After a lingering Valentine's Day meal on the King's Road, they walked over the Albert Bridge as snow began to fall. Surrounded by the glittering lights and the swirling snow, William took Claire in his arms and told her that he loved her. Claire told him that she loved him too and then, seized with the sudden joy at being alive, she had run over the bridge and shown him how to make snow angels in the park. Later he took her back to his pristine flat, undressed her very slowly, and took her to his bed. She'd been as impressed by his clean white sheets and matching pillow cases as she was by his love making. She'd been used to Liam's grey bedding that had been strewn across a mattress on the floor of his bedsit; he would no more have thought to neatly pull his duvet up each morning than actually wash it.
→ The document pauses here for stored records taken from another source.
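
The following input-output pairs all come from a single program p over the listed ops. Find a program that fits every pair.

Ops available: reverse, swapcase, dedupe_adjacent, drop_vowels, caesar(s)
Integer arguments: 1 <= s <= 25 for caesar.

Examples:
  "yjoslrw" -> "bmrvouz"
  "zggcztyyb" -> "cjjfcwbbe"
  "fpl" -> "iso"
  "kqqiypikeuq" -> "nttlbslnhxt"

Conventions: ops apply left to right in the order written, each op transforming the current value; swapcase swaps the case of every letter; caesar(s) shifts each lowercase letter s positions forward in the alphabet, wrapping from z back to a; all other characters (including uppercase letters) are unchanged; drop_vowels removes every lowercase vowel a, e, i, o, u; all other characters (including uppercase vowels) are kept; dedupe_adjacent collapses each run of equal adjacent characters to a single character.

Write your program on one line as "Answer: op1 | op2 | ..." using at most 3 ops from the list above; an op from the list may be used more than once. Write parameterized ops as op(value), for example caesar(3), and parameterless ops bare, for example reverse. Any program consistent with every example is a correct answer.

caesar(20) | caesar(14) | caesar(21)

Check, running the answer program on each example:
  "yjoslrw" -> "sdimflq" -> "grwatze" -> "bmrvouz"
  "zggcztyyb" -> "taawtnssv" -> "hookhbggj" -> "cjjfcwbbe"
  "fpl" -> "zjf" -> "nxt" -> "iso"
  "kqqiypikeuq" -> "ekkcsjceyok" -> "syyqgxqsmcy" -> "nttlbslnhxt"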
In the morning William woke her up with croissants and real coffee and the Sunday papers. Later she lay, stretched out, along his brand new sofa, naked except for a neatly ironed, pin-striped shirt she'd borrowed from his immaculately tidy wardrobe. Her head nestled in his lap as he read the Sunday supplements and she marvelled at the warmth and cleanliness around her.

‘It's nice here,' she said looking up into his handsome face.

‘It's just a place I've lived in since Vanessa and I split up, a box I come back to after work,' he wound his fingers around her tangled auburn hair and smiled. ‘Move in. Come and live with me and we'll make it into a home.'

Within a week she had moved all her things into the bright top floor rooms of the red-brick mansion block. She set about transforming it with 1950s vases, chintz cushions, fairy lights, and old furniture that she found in skips and junk shops. She painted a mural of mermaids on the tiny bathroom wall. In the evenings Claire cooked invented meals made from ingredients she found in the Turkish supermarket on the Fulham Road, played him Leonard Cohen, and took him to her favourite club in Brixton. William seemed constantly amazed and entranced by what he saw as her lack of inhibitions and unconventional attitude to life.

‘My beautiful bohemian girl,' he called her.

He seemed to find Claire's comprehensive school and art college education exotic; it was so different from his own conventional public school experience. She made him laugh and he made her feel safe and secure. He was seven years older than her and seemed so sensible, so grown-up.

He took her away for long romantic weekends to Prague and Barcelona; walking hand in hand through the ancient streets, lingering over long meals and even longer mornings in bed. They spent Easter in Crete and a May bank holiday in Paris. Over thick black coffee on the Boulevard Saint-Germain, William asked her to marry him.